2. “Students and administration claimed their actions [criticizing Pessin] were not intended to focus on the Israeli-Palestinian conflict. Why, then, was so much of the interim deans’ programming [announced in response to the Pessin and other incidents] geared toward this topic? And, why was it heavily skewed toward a pro-Palestinian bias, with an occasional left-leaning pro-Israel viewpoint? Why was there not a single Israeli among the many speakers and panelists?”
3. Given that Connecticut College President Katherine Bergeron based her statements critical of Pessin on misinformation, why has she not publicly apologized?
Allow me to add two more questions:
4. Why was no investigation commenced, much less any disciplinary action taken, against the students who libeled one of their professors and brought the college into international disrepute? The College Honor Code pledge states, among other things, “We will never, by any selfish or other unworthy act, dishonor this our College.”
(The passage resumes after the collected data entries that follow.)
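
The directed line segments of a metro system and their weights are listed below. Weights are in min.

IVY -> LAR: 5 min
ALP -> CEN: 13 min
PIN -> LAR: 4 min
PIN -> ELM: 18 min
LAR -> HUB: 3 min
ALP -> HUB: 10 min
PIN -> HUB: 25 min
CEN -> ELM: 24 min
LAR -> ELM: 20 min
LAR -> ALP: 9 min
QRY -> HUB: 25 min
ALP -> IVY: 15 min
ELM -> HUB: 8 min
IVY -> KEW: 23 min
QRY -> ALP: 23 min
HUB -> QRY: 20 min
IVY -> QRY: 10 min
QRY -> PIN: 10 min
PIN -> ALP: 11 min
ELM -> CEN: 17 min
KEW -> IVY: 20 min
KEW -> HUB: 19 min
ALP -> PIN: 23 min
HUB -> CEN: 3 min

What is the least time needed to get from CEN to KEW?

Shortest distances from CEN:
CEN: 0
ELM: 24  (via CEN)
HUB: 32  (via ELM)
QRY: 52  (via HUB)
PIN: 62  (via QRY)
LAR: 66  (via PIN)
ALP: 73  (via PIN)
IVY: 88  (via ALP)
KEW: 111  (via IVY)
Shortest route: CEN → ELM → HUB → QRY → PIN → ALP → IVY → KEW = 111 min.

111 min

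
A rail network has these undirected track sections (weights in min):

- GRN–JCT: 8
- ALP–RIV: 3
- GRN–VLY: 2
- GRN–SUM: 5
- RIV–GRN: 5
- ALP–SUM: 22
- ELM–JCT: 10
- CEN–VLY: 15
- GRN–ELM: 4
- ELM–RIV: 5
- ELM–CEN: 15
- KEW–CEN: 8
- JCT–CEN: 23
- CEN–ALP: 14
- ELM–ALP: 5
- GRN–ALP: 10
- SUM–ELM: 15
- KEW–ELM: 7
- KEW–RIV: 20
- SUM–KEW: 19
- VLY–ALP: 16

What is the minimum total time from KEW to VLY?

Compare a few routes:
KEW–ELM–ALP–RIV–GRN–VLY: 7+5+3+5+2 = 22
KEW–CEN–VLY: 8+15 = 23
KEW–ELM–RIV–GRN–VLY: 7+5+5+2 = 19
KEW–ELM–GRN–VLY: 7+4+2 = 13
Cheapest is KEW–ELM–GRN–VLY at 13 min.

13 min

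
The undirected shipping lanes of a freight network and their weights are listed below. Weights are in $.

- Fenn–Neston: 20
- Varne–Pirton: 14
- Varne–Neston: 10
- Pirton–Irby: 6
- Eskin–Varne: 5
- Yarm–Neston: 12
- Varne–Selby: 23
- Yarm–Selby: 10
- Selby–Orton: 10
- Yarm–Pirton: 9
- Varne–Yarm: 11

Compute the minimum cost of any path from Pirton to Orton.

$29

Enumerating some paths:
Pirton–Varne–Yarm–Selby–Orton: 14+11+10+10 = 45
Pirton–Varne–Selby–Orton: 14+23+10 = 47
Pirton–Yarm–Selby–Orton: 9+10+10 = 29
The minimum is $29 via Pirton–Yarm–Selby–Orton.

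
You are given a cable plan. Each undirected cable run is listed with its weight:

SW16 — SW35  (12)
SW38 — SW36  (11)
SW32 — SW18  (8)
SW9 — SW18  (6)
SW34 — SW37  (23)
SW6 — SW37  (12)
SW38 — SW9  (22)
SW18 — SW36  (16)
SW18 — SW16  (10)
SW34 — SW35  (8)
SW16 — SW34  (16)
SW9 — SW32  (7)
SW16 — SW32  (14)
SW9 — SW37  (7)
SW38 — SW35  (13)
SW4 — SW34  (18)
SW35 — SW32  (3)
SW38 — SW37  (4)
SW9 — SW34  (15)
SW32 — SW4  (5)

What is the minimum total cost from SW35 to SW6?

Shortest distances from SW35:
SW35: 0
SW32: 3  (via SW35)
SW34: 8  (via SW35)
SW4: 8  (via SW32)
SW9: 10  (via SW32)
SW18: 11  (via SW32)
SW16: 12  (via SW35)
SW38: 13  (via SW35)
SW37: 17  (via SW9)
SW36: 24  (via SW38)
SW6: 29  (via SW37)
Shortest route: SW35 → SW32 → SW9 → SW37 → SW6 = 29.

29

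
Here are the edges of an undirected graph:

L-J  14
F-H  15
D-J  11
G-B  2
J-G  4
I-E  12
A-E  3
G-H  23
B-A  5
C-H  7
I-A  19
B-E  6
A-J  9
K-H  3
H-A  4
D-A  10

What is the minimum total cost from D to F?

29

Running Dijkstra from D:
D: 0
A: 10  (via D)
J: 11  (via D)
E: 13  (via A)
H: 14  (via A)
B: 15  (via A)
G: 15  (via J)
K: 17  (via H)
C: 21  (via H)
I: 25  (via E)
L: 25  (via J)
F: 29  (via H)
Shortest route: D–A–H–F = 29.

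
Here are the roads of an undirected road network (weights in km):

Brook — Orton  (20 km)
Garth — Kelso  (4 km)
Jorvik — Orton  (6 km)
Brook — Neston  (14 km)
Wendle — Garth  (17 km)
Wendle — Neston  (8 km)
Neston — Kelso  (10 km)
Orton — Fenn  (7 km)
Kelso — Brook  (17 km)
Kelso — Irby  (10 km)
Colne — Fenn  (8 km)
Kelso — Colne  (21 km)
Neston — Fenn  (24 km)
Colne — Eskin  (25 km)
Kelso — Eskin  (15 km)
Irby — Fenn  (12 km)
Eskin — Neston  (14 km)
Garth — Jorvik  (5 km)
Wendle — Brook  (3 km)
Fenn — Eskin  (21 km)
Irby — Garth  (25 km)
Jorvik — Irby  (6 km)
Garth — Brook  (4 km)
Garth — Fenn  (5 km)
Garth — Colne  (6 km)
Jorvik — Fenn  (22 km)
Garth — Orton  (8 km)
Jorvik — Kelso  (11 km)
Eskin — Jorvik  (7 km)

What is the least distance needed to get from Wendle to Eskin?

19 km

Compare a few routes:
Wendle → Brook → Garth → Jorvik → Eskin: 3+4+5+7 = 19
Wendle → Neston → Eskin: 8+14 = 22
Wendle → Brook → Garth → Orton → Jorvik → Eskin: 3+4+8+6+7 = 28
Wendle → Brook → Garth → Kelso → Eskin: 3+4+4+15 = 26
Cheapest is Wendle → Brook → Garth → Jorvik → Eskin at 19 km.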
5. Why were both the Hillel director and the Jewish chaplain on campus unwilling to publicly defend Pessin against false charges? Worse yet, why was the Hillel student leadership (from what I heard from knowledgeable sources) discouraged from coming to Pessin’s defense?
It strikes me that the college’s playbook has been to ignore the controversy and hope it went away over the summer without any consequences for any of the bad actors. It didn’t.